In most MS-associated optic neuritis, visual function spontaneously improves over 2–3 months, and there is evidence that corticosteroid treatment does not affect the long term outcome. However, for optic neuritis that is not MS-associated (or atypical optic neuritis) the evidence is less clear and therefore the threshold for treatment with intravenous corticosteroids is lower. Intravenous corticosteroids also reduce the risk of developing MS in the following two years in patients with MRI lesions; but this effect disappears by the third year of follow up.

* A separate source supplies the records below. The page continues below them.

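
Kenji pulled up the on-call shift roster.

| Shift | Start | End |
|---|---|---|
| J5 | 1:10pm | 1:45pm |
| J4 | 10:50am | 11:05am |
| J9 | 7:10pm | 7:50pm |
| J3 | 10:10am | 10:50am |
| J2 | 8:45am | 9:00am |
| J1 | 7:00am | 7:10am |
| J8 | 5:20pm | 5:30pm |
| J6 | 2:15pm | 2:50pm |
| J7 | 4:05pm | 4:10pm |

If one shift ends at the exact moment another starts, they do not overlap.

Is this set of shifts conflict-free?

Yes

Sorted by start: J1, J2, J3, J4, J5, J6, J7, J8, J9.
J2 starts after J1 ends, so nothing later overlaps J1 either.
J3 starts after J2 ends, so nothing later overlaps J2 either.
J4 starts exactly when J3 ends (back-to-back, no overlap), so nothing later overlaps J3 either.
J5 starts after J4 ends, so nothing later overlaps J4 either.
J6 starts after J5 ends, so nothing later overlaps J5 either.
J7 starts after J6 ends, so nothing later overlaps J6 either.
J8 starts after J7 ends, so nothing later overlaps J7 either.
J9 starts after J8 ends.
Every pair is clear; the schedule has no overlaps.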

Paradoxically, oral administration of corticosteroids in this situation may lead to more recurrent attacks than in non-treated patients (though oral steroids are generally prescribed after the intravenous course, to wean the patient off the medication). This effect of corticosteroids seems to be limited to optic neuritis and has not been observed in other diseases treated with corticosteroids.

A Cochrane systematic review studied the effect of corticosteroids for treating people with acute optic neuritis. Specific corticosteroids studied included intravenous and oral methylprednisone, and oral prednisone. The authors conclude that current evidence does not show a benefit of either intravenous or oral corticosteroids for rate of recovery of vision (in terms of visual acuity, contrast sensitivity, or visual fields). There are a number of reasons why this might be the case.

=== Immunosuppressants ===
Immunosuppressants may also be used in treatment.

=== Pain relief ===
Pain relief may also be used.

== Epidemiology ==
Optic neuritis typically affects young adults ranging 18–45 years of age, with a mean age of 30–35 years. There is a strong female predominance. The annual incidence is approximately 5/100,000, with a prevalence estimated to be 115/100,000 (0.12%).

== Society and culture ==
In Charles Dickens' Bleak House, the main character, Esther Summerville, has a transient episode of visual loss, the symptoms of which are also seen in people who have optic neuritis. Legal historian William Searle Holdsworth suggested that the events in Bleak House took place in 1827.

In an episode of Dr. Quinn, Medicine Woman ("Season of Miracles", season five), Reverend Timothy Johnson is struck blind by optic neuritis on Christmas Day 1872. He remains blind for the duration of the series.